La création de l’ADERLY, la définition des missions et le mode de gestion choisi marquent ainsi le retour du milieu économique local dans la gestion des affaires économiques de l’agglomération, qui se réorganise pour avoir plus d’influence sur la conduite de la politique économique et de l’aménagement du territoire au niveau local. La construction d’une capacité d’expertise économique et territoriale locale par le Comité d’expansion lyonnais, apte à participer à la définition de la politique économique dans l’agglomération lyonnaise, a en effet été contrariée par l’intervention dominatrice des services de l’Etat durant les années 1960 (voir supra, Section 2). La création de l’ADERLY offre donc une nouvelle possibilité pour le patronat lyonnais de participer activement à l’orientation et à la conduite de la politique économique locale, par l’entremise de la CCIL, le partenariat avec les autorités politiques de l’agglomération (COURLY) lui conférant en outre une nouvelle légitimité pour intervenir dans le débat public.

L’ADERLY est toutefois contestée dans sa forme décisionnelle et organisationnelle par les élus de l’opposition socialo-communiste à la COURLY et par les représentants des syndicats de salariés, qui reprochent ouvertement le parti pris de l’association, favorable aux grandes entreprises et aux chefs d’entreprises, au détriment des intérêts des travailleurs et de la société civile de l’agglomération lyonnaise. Ils sont tenus en dehors de l’association (les représentants de la COURLY sont issus de la majorité en place et les syndicats ouvriers ne sont pas représentés), qui s’ouvre en revanche aux représentants des grandes firmes implantées dans l’agglomération (Elf, EDF, Berliet – RVI, CNR, Delle-Alsthom…) et aux représentants des services publics techniques ou administratifs (OREAM, DDE, SERL, Mission régionale…).

La prise de pouvoir du patronat dans l’élaboration et la conduite de la nouvelle politique économique de l’agglomération lyonnaise s’appuie ainsi sur l’accord tacite et le partenariat institutionnel conclus avec les autorités politiques locales, mais également sur celui plus implicite des autorités gouvernementales nationales.

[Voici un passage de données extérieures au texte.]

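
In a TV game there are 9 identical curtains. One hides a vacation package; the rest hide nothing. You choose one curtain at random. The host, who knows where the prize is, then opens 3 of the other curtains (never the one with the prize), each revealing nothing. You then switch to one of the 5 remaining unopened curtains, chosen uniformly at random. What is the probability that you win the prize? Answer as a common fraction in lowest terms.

Your original curtain holds the prize with probability 1/9, so the other 8 collectively hold it with probability 8/9.
The host can always find 3 empty curtains to open, so the reveals don't change that 8/9; it is now spread over the 5 remaining unopened curtains.
P(win by switching) = (8/9) · (1/5) = 8/45.

8/45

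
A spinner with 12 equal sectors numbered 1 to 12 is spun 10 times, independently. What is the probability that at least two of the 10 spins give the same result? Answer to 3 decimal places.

0.996

P(all 10 different) = 12/12 · 11/12 · ··· · 3/12 ≈ 0.004.
P(at least two equal) = 1 − 0.004 = 0.996.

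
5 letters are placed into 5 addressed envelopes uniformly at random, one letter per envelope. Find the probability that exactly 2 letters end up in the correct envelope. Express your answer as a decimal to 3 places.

0.167

Choose which 2 of the 5 are fixed: C(5,2) = 10 ways.
The remaining 3 must have no fixed point: D(3) = 2.
P = 10·2/120 = 1/6 ≈ 0.167.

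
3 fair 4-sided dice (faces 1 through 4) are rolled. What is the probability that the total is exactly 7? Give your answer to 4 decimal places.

0.1875

There are 4^3 = 64 equally likely outcomes.
The number of ordered 3-tuples from {1,…,4} summing to 7 is 12.
P(sum = 7) = 12/64 = 3/16 ≈ 0.1875.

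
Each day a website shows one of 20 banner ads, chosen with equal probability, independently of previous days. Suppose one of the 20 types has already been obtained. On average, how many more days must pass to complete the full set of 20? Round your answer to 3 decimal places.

70.955

Starting from 1 distinct type, each trial gives a new one with probability (20−i)/20 when i types are held, so the wait for the next new type is 20/(20−i).
E = 20/19 + 20/18 + 20/17 + 20/16 + 20/15 + 20/14 + 20/13 + 20/12 + 20/11 + 20/10 + 20/9 + 20/8 + 20/7 + 20/6 + 20/5 + 20/4 + 20/3 + 20/2 + 20/1 = 275295799/3879876 ≈ 70.955.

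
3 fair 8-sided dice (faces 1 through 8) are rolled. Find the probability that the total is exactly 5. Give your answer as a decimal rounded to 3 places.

0.012

There are 8^3 = 512 equally likely outcomes.
The number of ordered 3-tuples from {1,…,8} summing to 5 is 6.
P(sum = 5) = 6/512 = 3/256 ≈ 0.012.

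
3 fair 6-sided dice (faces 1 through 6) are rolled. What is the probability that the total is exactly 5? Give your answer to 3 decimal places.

There are 6^3 = 216 equally likely outcomes.
The number of ordered 3-tuples from {1,…,6} summing to 5 is 6.
P(sum = 5) = 6/216 = 1/36 ≈ 0.028.

0.028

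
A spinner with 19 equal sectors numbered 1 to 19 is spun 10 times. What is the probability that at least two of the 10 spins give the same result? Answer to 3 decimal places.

P(all 10 different) = 19/19 · 18/19 · ··· · 10/19 ≈ 0.055.
P(at least two equal) = 1 − 0.055 = 0.945.

0.945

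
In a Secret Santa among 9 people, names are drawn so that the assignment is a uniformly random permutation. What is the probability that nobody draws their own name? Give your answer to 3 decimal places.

0.368

This is the derangement probability: permutations of 9 with no fixed point.
D(9) = 9! · (1 − 1/1! + 1/2! − ··· + (−1)^9/9!) = 133496.
P = 133496/362880 = 16687/45360 ≈ 0.368.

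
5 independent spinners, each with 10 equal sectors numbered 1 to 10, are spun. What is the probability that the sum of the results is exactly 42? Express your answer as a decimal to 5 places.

0.00495

There are 10^5 = 100000 equally likely outcomes.
The number of ordered 5-tuples from {1,…,10} summing to 42 is 495.
P(sum = 42) = 495/100000 = 99/20000 ≈ 0.00495.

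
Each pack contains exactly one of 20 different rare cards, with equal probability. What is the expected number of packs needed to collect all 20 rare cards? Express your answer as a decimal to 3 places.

After i distinct types are collected, each trial gives a new one with probability (20−i)/20, so the expected wait for the next new type is 20/(20−i).
E = 20/20 + 20/19 + 20/18 + 20/17 + 20/16 + 20/15 + 20/14 + 20/13 + 20/12 + 20/11 + 20/10 + 20/9 + 20/8 + 20/7 + 20/6 + 20/5 + 20/4 + 20/3 + 20/2 + 20/1 = 279175675/3879876 ≈ 71.955.

71.955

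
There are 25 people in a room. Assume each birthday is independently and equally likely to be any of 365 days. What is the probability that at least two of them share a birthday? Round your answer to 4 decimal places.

It's easier to compute the probability that all 25 are distinct.
P(all distinct) = 365/365 · 364/365 · ··· · 341/365 ≈ 0.4313.
So the probability of at least one match is 1 − 0.4313 = 0.5687.

0.5687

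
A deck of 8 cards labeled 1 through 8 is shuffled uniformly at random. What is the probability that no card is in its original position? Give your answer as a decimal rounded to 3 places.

0.368

This is the derangement probability: permutations of 8 with no fixed point.
D(8) = 8! · (1 − 1/1! + 1/2! − ··· + (−1)^8/8!) = 14833.
P = 14833/40320 = 2119/5760 ≈ 0.368.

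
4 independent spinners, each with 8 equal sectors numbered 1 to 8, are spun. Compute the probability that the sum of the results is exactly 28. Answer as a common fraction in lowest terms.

There are 8^4 = 4096 equally likely outcomes.
The number of ordered 4-tuples from {1,…,8} summing to 28 is 35.
P(sum = 28) = 35/4096.

35/4096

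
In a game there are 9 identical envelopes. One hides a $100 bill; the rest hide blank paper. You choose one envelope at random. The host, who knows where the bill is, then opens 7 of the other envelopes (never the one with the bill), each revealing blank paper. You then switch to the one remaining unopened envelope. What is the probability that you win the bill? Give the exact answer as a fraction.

8/9

Your original envelope holds the bill with probability 1/9, so the other 8 collectively hold it with probability 8/9.
The host can always find 7 empty envelopes to open, so the reveals don't change that 8/9; it is now spread over the 1 remaining unopened envelope.
P(win by switching) = (8/9) · (1/1) = 8/9.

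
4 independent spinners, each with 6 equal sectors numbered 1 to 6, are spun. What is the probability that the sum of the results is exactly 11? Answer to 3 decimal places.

There are 6^4 = 1296 equally likely outcomes.
The number of ordered 4-tuples from {1,…,6} summing to 11 is 104.
P(sum = 11) = 104/1296 = 13/162 ≈ 0.080.

0.080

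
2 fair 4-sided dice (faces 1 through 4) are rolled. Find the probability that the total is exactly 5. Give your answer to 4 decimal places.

0.2500

There are 4^2 = 16 equally likely outcomes.
The number of ordered 2-tuples from {1,…,4} summing to 5 is 4.
P(sum = 5) = 4/16 = 1/4 ≈ 0.2500.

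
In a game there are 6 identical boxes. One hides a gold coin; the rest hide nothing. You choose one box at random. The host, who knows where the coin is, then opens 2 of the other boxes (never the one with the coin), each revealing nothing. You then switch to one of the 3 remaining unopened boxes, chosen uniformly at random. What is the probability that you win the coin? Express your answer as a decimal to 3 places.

Your original box holds the coin with probability 1/6, so the other 5 collectively hold it with probability 5/6.
The host can always find 2 empty boxes to open, so the reveals don't change that 5/6; it is now spread over the 3 remaining unopened boxes.
P(win by switching) = (5/6) · (1/3) = 5/18 ≈ 0.278.

0.278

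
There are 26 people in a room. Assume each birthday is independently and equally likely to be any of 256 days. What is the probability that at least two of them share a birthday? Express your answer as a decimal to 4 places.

0.7312

It's easier to compute the probability that all 26 are distinct.
P(all distinct) = 256/256 · 255/256 · ··· · 231/256 ≈ 0.2688.
So the probability of at least one match is 1 − 0.2688 = 0.7312.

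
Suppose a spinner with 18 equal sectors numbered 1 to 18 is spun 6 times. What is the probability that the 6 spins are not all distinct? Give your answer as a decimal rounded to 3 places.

P(all 6 different) = 18/18 · 17/18 · ··· · 13/18 ≈ 0.393.
P(at least two equal) = 1 − 0.393 = 0.607.

0.607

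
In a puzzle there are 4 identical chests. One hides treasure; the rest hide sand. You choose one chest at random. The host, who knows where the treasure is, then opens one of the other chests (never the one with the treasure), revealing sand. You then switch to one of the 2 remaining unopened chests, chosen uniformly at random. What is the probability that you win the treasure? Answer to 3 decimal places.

Your original chest holds the treasure with probability 1/4, so the other 3 collectively hold it with probability 3/4.
The host can always find an empty chest to open, so this doesn't change that 3/4; it is now spread over the 2 remaining unopened chests.
P(win by switching) = (3/4) · (1/2) = 3/8 ≈ 0.375.

0.375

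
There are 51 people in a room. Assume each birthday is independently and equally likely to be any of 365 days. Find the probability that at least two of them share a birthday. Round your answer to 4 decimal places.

0.9744

It's easier to compute the probability that all 51 are distinct.
P(all distinct) = 365/365 · 364/365 · ··· · 315/365 ≈ 0.0256.
So the probability of at least one match is 1 − 0.0256 = 0.9744.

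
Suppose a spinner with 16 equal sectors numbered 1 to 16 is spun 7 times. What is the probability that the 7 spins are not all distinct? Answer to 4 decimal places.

0.7852

P(all 7 different) = 16/16 · 15/16 · ··· · 10/16 ≈ 0.2148.
P(at least two equal) = 1 − 0.2148 = 0.7852.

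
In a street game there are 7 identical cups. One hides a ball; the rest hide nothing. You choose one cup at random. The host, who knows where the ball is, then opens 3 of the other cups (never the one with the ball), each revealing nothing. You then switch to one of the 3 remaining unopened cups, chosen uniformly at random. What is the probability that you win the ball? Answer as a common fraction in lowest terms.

Your original cup holds the ball with probability 1/7, so the other 6 collectively hold it with probability 6/7.
The host can always find 3 empty cups to open, so the reveals don't change that 6/7; it is now spread over the 3 remaining unopened cups.
P(win by switching) = (6/7) · (1/3) = 2/7.

2/7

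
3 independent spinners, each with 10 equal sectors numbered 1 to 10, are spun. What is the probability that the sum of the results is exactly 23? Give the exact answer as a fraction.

There are 10^3 = 1000 equally likely outcomes.
The number of ordered 3-tuples from {1,…,10} summing to 23 is 36.
P(sum = 23) = 36/1000 = 9/250.

9/250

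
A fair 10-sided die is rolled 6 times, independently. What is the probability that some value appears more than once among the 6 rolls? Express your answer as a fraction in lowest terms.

1061/1250

P(all 6 different) = 10/10 · 9/10 · ··· · 5/10 = 189/1250.
P(at least two equal) = 1 − 189/1250 = 1061/1250.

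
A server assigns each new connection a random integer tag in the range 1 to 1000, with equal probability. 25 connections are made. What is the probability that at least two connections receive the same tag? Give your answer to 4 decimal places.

It's easier to compute the probability that all 25 are distinct.
P(all distinct) = 1000/1000 · 999/1000 · ··· · 976/1000 ≈ 0.7390.
So the probability of at least one match is 1 − 0.7390 = 0.2610.

0.2610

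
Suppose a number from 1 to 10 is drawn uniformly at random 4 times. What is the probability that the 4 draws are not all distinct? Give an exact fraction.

62/125

P(all 4 different) = 10/10 · 9/10 · ··· · 7/10 = 63/125.
P(at least two equal) = 1 − 63/125 = 62/125.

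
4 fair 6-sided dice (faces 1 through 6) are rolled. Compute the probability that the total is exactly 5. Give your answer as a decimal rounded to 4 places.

There are 6^4 = 1296 equally likely outcomes.
The number of ordered 4-tuples from {1,…,6} summing to 5 is 4.
P(sum = 5) = 4/1296 = 1/324 ≈ 0.0031.

0.0031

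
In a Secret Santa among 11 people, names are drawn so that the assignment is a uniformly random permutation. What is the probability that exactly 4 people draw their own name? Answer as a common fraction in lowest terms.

Choose which 4 of the 11 are fixed: C(11,4) = 330 ways.
The remaining 7 must have no fixed point: D(7) = 1854.
P = 330·1854/39916800 = 103/6720.

103/6720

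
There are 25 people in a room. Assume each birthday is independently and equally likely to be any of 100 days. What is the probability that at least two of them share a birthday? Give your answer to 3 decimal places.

0.962

It's easier to compute the probability that all 25 are distinct.
P(all distinct) = 100/100 · 99/100 · ··· · 76/100 ≈ 0.038.
So the probability of at least one match is 1 − 0.038 = 0.962.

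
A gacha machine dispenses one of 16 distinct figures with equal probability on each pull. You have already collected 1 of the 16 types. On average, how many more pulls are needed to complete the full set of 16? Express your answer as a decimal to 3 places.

Starting from 1 distinct type, each trial gives a new one with probability (16−i)/16 when i types are held, so the wait for the next new type is 16/(16−i).
E = 16/15 + 16/14 + 16/13 + 16/12 + 16/11 + 16/10 + 16/9 + 16/8 + 16/7 + 16/6 + 16/5 + 16/4 + 16/3 + 16/2 + 16/1 = 2391514/45045 ≈ 53.092.

53.092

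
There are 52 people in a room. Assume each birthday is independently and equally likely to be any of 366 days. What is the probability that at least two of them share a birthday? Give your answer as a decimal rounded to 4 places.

It's easier to compute the probability that all 52 are distinct.
P(all distinct) = 366/366 · 365/366 · ··· · 315/366 ≈ 0.0222.
So the probability of at least one match is 1 − 0.0222 = 0.9778.

0.9778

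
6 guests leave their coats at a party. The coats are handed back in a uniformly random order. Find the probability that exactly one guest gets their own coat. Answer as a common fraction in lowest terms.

Choose which one is fixed: C(6,1) = 6 ways.
The remaining 5 must have no fixed point: D(5) = 44.
P = 6·44/720 = 11/30.

11/30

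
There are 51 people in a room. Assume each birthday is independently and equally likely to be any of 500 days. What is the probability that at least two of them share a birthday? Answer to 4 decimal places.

It's easier to compute the probability that all 51 are distinct.
P(all distinct) = 500/500 · 499/500 · ··· · 450/500 ≈ 0.0713.
So the probability of at least one match is 1 − 0.0713 = 0.9287.

0.9287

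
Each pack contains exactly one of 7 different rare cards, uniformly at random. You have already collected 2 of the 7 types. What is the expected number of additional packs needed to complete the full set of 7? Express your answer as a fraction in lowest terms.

959/60

Starting from 2 distinct types, each trial gives a new one with probability (7−i)/7 when i types are held, so the wait for the next new type is 7/(7−i).
E = 7/5 + 7/4 + 7/3 + 7/2 + 7/1 = 959/60.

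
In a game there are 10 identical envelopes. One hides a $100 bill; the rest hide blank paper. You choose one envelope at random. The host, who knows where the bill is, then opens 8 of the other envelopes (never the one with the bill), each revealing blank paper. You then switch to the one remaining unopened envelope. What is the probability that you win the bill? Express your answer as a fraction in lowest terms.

Your original envelope holds the bill with probability 1/10, so the other 9 collectively hold it with probability 9/10.
The host can always find 8 empty envelopes to open, so the reveals don't change that 9/10; it is now spread over the 1 remaining unopened envelope.
P(win by switching) = (9/10) · (1/1) = 9/10.

9/10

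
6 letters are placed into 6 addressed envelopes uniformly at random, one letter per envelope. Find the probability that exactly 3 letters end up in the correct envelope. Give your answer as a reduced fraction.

Choose which 3 of the 6 are fixed: C(6,3) = 20 ways.
The remaining 3 must have no fixed point: D(3) = 2.
P = 20·2/720 = 1/18.

1/18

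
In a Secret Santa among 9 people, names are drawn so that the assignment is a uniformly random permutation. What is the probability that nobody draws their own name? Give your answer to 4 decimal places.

0.3679

This is the derangement probability: permutations of 9 with no fixed point.
D(9) = 9! · (1 − 1/1! + 1/2! − ··· + (−1)^9/9!) = 133496.
P = 133496/362880 = 16687/45360 ≈ 0.3679.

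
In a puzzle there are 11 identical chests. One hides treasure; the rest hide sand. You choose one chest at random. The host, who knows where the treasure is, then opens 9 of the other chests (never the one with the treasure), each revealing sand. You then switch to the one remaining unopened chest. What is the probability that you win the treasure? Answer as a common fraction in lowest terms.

10/11

Your original chest holds the treasure with probability 1/11, so the other 10 collectively hold it with probability 10/11.
The host can always find 9 empty chests to open, so the reveals don't change that 10/11; it is now spread over the 1 remaining unopened chest.
P(win by switching) = (10/11) · (1/1) = 10/11.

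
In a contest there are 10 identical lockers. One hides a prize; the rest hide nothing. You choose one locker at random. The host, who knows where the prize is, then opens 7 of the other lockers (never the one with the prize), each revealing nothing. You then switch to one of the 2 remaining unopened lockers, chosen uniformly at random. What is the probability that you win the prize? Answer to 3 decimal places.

0.450

Your original locker holds the prize with probability 1/10, so the other 9 collectively hold it with probability 9/10.
The host can always find 7 empty lockers to open, so the reveals don't change that 9/10; it is now spread over the 2 remaining unopened lockers.
P(win by switching) = (9/10) · (1/2) = 9/20 ≈ 0.450.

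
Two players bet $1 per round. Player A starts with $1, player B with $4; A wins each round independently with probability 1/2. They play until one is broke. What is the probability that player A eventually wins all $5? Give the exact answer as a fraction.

1/5

With a fair step, P(i) = ½P(i−1) + ½P(i+1) with P(0)=0, P(5)=1 has the linear solution P(i) = i/5.
P(1) = 1/5.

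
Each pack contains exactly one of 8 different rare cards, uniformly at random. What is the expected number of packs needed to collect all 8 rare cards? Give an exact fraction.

761/35

After i distinct types are collected, each trial gives a new one with probability (8−i)/8, so the expected wait for the next new type is 8/(8−i).
E = 8/8 + 8/7 + 8/6 + 8/5 + 8/4 + 8/3 + 8/2 + 8/1 = 761/35.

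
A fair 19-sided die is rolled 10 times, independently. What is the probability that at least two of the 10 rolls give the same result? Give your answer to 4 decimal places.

0.9453

P(all 10 different) = 19/19 · 18/19 · ··· · 10/19 ≈ 0.0547.
P(at least two equal) = 1 − 0.0547 = 0.9453.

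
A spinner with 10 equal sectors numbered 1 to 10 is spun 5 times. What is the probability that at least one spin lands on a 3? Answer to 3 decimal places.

P(no spin lands on a 3) = (9/10)^5 ≈ 0.590.
P(at least one) = 1 − 0.590 = 0.410.

0.410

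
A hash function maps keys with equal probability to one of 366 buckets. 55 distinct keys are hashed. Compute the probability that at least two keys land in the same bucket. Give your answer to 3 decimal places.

It's easier to compute the probability that all 55 are distinct.
P(all distinct) = 366/366 · 365/366 · ··· · 312/366 ≈ 0.014.
So the probability of at least one match is 1 − 0.014 = 0.986.

0.986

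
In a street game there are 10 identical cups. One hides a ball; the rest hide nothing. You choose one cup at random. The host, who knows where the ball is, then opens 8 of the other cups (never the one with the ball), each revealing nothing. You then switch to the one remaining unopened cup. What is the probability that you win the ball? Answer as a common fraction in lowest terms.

9/10

Your original cup holds the ball with probability 1/10, so the other 9 collectively hold it with probability 9/10.
The host can always find 8 empty cups to open, so the reveals don't change that 9/10; it is now spread over the 1 remaining unopened cup.
P(win by switching) = (9/10) · (1/1) = 9/10.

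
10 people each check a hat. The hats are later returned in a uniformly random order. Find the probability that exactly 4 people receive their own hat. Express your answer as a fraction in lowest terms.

Choose which 4 of the 10 are fixed: C(10,4) = 210 ways.
The remaining 6 must have no fixed point: D(6) = 265.
P = 210·265/3628800 = 53/3456.

53/3456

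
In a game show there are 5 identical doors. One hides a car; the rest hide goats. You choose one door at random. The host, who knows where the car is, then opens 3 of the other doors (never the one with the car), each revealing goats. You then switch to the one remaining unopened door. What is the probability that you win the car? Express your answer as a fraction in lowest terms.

Your original door holds the car with probability 1/5, so the other 4 collectively hold it with probability 4/5.
The host can always find 3 empty doors to open, so the reveals don't change that 4/5; it is now spread over the 1 remaining unopened door.
P(win by switching) = (4/5) · (1/1) = 4/5.

4/5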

Ce système de participation et de gestion partenariale de l’action publique est mis en œuvre dans l’agglomération lyonnaise dès le début des années 1970, avant même la survenue avérée de la crise économique. Il s’apparente beaucoup à ce que désigne la notion de gouvernance (voir supra, 1ère partie). Il permet notamment de faire pénétrer les idées et la manière, propres au monde des entreprises, d’aborder les questions économiques au cœur des modes de gestion de l’action publique et des démarches de définition et de conduite de la politique économique locale.

Notes
160.

« Adoption des statuts à la COURLY à l’unanimité », Bref Rhône-Alpes, 01/05/1974. Source : Archives du GIL-MEDEF Lyon-Rhône.

161.

Masson J.-P., « Lyon redécouvre sa vocation industrielle », Le Progrès, 07/05/1974. Source : Archives du GIL-MEDEF Lyon-Rhône.

162.

« Adoption des statuts à la COURLY à l’unanimité », Bref Rhône-Alpes, 01/05/1974. Source : Archives du GIL-MEDEF Lyon-Rhône.

163.

Conférence de presse organisée par L. Pradel le 9 juillet 1973. Source : Archives du GIL-MEDEF Lyon-Rhône.

164.

Compagnie Générale d’Electricité.

165.

Péchiney Ugine Kuhlmann.

166.

Trassoudaine L., « Les dossiers de la rentrée : créer des emplois. Un projet pour industrialiser l’Ouest lyonnais », L’Echo Liberté, 16/09/1972. Source : Archives du GIL-MEDEF Lyon-Rhône.